Anil Chandran P let one face the changing, multicultural elements of the present in his mobile costume structure, as Sindhura D M with graceful humour hinted at the mysteries of gifts and mundane bags. One could appreciate Sujan Ghosh’s curious-respectful-amusing-desiring probe and serious play with the ultra feminine attribute of sanitary pads over an abundance of forms from inflated sculpture to shrine-like installation to collages and to somewhat too pleasant painting.

Experiencing embodied art
The tableau vivante based on the famous Mysore painting “Girija Kalyana” (Samuha at The Government Science Collage, October 23), which followed a workshop for CKP students conducted by the acknowledged Swiss performance artist Pascale Grau, was an unusual here and truly enriching event. It resulted from an active interaction process, with a bridging involvement of Smitha Cariappa, between the European artist desiring to understand another culture that persists but metamorphoses and the students addressing their tradition and confronting it with the present world, that tradition both being considered canonic and immutable as well as personally interpreted and fluid.

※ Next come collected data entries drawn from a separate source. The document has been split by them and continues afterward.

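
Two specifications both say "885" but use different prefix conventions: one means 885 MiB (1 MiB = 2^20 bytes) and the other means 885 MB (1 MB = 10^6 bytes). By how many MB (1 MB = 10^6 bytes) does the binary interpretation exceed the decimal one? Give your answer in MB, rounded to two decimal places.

885 MiB = 885 × 1,048,576 = 927,989,760 bytes
885 MB = 885 × 1,000,000 = 885,000,000 bytes
difference = 42,989,760 bytes
42,989,760 / 1,000,000 = 42.99 MB

42.99 MB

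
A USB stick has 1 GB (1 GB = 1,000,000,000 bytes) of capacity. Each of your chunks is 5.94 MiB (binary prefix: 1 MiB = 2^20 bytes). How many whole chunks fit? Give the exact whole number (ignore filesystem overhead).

160

Capacity: 1 GB = 1,000,000,000 bytes
Per item: 5.94 MiB = 6,228,541.44 bytes
⌊1,000,000,000 / 6,228,541.44⌋ = 160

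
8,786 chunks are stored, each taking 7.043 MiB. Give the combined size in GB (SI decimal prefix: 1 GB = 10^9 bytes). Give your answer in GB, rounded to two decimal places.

Total = 8,786 × 7.043 MiB = 61879.798 MiB
= 61879.798 × 1,048,576 bytes = 64,885,671,067.648 bytes
1 GB = 1,000,000,000 bytes
64,885,671,067.648 / 1,000,000,000 = 64.89 GB

64.89 GB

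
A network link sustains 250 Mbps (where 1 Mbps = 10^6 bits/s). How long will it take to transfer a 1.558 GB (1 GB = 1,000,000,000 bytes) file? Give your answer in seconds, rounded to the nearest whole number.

1.558 GB = 1,558,000,000 bytes = 12,464,000,000 bits
250 Mbps = 250,000,000 bits/s
time = 12,464,000,000 / 250,000,000 = 50 s

50 seconds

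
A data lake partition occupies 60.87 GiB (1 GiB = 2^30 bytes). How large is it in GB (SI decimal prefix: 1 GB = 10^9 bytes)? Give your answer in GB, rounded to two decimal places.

65.36 GB

60.87 GiB = 60.87 × 2^30 bytes = 65,358,664,826.88 bytes
1 GB = 1,000,000,000 bytes
65,358,664,826.88 / 1,000,000,000 = 65.36 GB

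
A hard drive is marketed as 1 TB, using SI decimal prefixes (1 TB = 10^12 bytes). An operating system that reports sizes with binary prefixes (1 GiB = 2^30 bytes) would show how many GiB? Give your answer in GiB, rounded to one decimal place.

931.3 GiB

1 TB × 1,000,000,000,000 bytes/TB = 1,000,000,000,000 bytes
1 GiB = 1,073,741,824 bytes
1,000,000,000,000 / 1,073,741,824 = 931.3 GiB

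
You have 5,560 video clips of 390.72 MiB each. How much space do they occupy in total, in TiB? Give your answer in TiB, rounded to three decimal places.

Total = 5,560 × 390.72 MiB = 2172403.2 MiB
= 2172403.2 × 1,048,576 bytes = 2,277,929,857,843.2 bytes
1 TiB = 1,099,511,627,776 bytes
2,277,929,857,843.2 / 1,099,511,627,776 = 2.072 TiB

2.072 TiB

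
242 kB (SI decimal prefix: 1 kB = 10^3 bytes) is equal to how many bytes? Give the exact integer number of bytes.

242 × 1,000 = 242,000 bytes  (1 kB = 10^3 bytes)

242,000 bytes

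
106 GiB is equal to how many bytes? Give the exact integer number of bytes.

113,816,633,344 bytes

106 × 1,073,741,824 = 113,816,633,344 bytes  (1 GiB = 2^30 bytes)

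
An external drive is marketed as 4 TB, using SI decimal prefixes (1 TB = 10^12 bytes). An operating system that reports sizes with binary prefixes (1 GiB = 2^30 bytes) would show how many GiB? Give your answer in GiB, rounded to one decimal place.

4 TB = 4 × 10^12 bytes = 4,000,000,000,000 bytes
1 GiB = 2^30 bytes = 1,073,741,824 bytes
4,000,000,000,000 / 1,073,741,824 = 3,725.3 GiB

3,725.3 GiB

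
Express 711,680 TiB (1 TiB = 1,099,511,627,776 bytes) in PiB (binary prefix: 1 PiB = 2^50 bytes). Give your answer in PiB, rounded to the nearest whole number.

695 PiB

711,680 TiB = 711,680 × 2^40 bytes = 782,500,435,255,623,680 bytes
1 PiB = 2^50 bytes = 1,125,899,906,842,624 bytes
782,500,435,255,623,680 / 1,125,899,906,842,624 = 695 PiB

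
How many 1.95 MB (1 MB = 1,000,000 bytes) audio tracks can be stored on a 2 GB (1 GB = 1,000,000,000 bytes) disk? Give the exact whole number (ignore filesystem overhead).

Capacity: 2 GB = 2,000,000,000 bytes
Per item: 1.95 MB = 1,950,000 bytes
⌊2,000,000,000 / 1,950,000⌋ = 1,025

1,025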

For Grau it was a continuation of her interest in interpreted enactment of paintings in different countries, while the young aspirants here could tangibly and emotively connect with the idea through their familiarity with the staged, static ritual and aesthetic of Indian weddings. Against a live banana tree and a vast backdrop of ornately painted arches and divinities showering petals amid clouds, a tiger skin-clad Shiva accepted his demurely splendid and much bejewelled bride, a literal string of white milk being poured into the Nandi bull’s mouth by her turbaned and black suited father.

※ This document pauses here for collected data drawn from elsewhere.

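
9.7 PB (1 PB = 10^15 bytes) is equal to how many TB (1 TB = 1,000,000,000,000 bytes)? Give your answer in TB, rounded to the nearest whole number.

9.7 PB = 9.7 × 10^15 bytes = 9,700,000,000,000,000 bytes
1 TB = 1,000,000,000,000 bytes
9,700,000,000,000,000 / 1,000,000,000,000 = 9,700 TB

9,700 TB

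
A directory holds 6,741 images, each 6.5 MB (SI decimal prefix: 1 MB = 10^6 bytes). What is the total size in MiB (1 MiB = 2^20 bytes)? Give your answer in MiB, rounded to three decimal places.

Total = 6,741 × 6.5 MB = 43816.5 MB
= 43816.5 × 1,000,000 bytes = 43,816,500,000 bytes
1 MiB = 1,048,576 bytes
43,816,500,000 / 1,048,576 = 41,786.671 MiB

41,786.671 MiB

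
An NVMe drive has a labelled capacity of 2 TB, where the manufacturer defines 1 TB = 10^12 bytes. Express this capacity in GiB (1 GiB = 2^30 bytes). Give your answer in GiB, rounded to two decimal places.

2 TB = 2 × 10^12 bytes = 2,000,000,000,000 bytes
1 GiB = 2^30 bytes = 1,073,741,824 bytes
2,000,000,000,000 / 1,073,741,824 = 1,862.65 GiB

1,862.65 GiB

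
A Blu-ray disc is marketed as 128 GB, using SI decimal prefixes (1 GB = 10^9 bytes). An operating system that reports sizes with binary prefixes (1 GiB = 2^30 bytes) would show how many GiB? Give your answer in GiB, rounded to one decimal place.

128 GB = 128 × 10^9 bytes = 128,000,000,000 bytes
1 GiB = 1,073,741,824 bytes
128,000,000,000 / 1,073,741,824 = 119.2 GiB

119.2 GiB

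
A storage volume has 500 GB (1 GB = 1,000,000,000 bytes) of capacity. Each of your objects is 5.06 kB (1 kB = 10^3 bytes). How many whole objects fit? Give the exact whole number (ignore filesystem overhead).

Capacity: 500 GB = 500,000,000,000 bytes
Per item: 5.06 kB = 5,060 bytes
⌊500,000,000,000 / 5,060⌋ = 98,814,229

98,814,229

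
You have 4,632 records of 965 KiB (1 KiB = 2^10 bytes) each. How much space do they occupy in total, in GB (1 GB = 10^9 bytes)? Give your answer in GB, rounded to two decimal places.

4.58 GB

Total = 4,632 × 965 KiB = 4,469,880 KiB
= 4,469,880 × 1,024 bytes = 4,577,157,120 bytes
1 GB = 1,000,000,000 bytes
4,577,157,120 / 1,000,000,000 = 4.58 GB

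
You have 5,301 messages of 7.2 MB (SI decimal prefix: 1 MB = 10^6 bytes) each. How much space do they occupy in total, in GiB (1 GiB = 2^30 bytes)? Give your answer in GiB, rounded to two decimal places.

35.55 GiB

Total = 5,301 × 7.2 MB = 38167.2 MB
= 38167.2 × 1,000,000 bytes = 38,167,200,000 bytes
1 GiB = 1,073,741,824 bytes
38,167,200,000 / 1,073,741,824 = 35.55 GiB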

The profusion of the exuberant and majestic, flower-studded ceremony attended by gods and mythical heroes was contrasted, reflected or complemented too, in the omnipresence of rubbish and poverty, as the scene replaced the fierce Bhairava with a dark blue-limbed rag picker boy, and the verge characters of Ravana and a contemporary rustic woman epitomised the ambiguity of the benign and the evil. The costumes, gestures and poses adequately brought out solemnity, grandeur and fascination with opulence in a rite that participates in an ever repeated divine paradigm on the human plane. Its contemporary reception included both joyous gravity blended with intimate pleasure and some mischievous humour seen, for instance, in Nandi turning into a cuddly toy and some of Ravana’s ten heads made in China wearing surgical masks. It also responded to the socially sanctioned cruelty of extreme riches that keep the poor at the bottom. In fact, the best and most moving in a non-sentimental way was the rag picking part.
The audience having to observe the motionless but live tableau for half hour could gradually experience the sight along with the perception of it, through direct, corporeal sensation, emotively and in thought going over the diverse yet merging associations that were triggered by it. One may have argued about certain imperfections and understated aspects, the whole, nonetheless, was powerful and precious enabling cathartic intuitions in front of tradition and the current reality.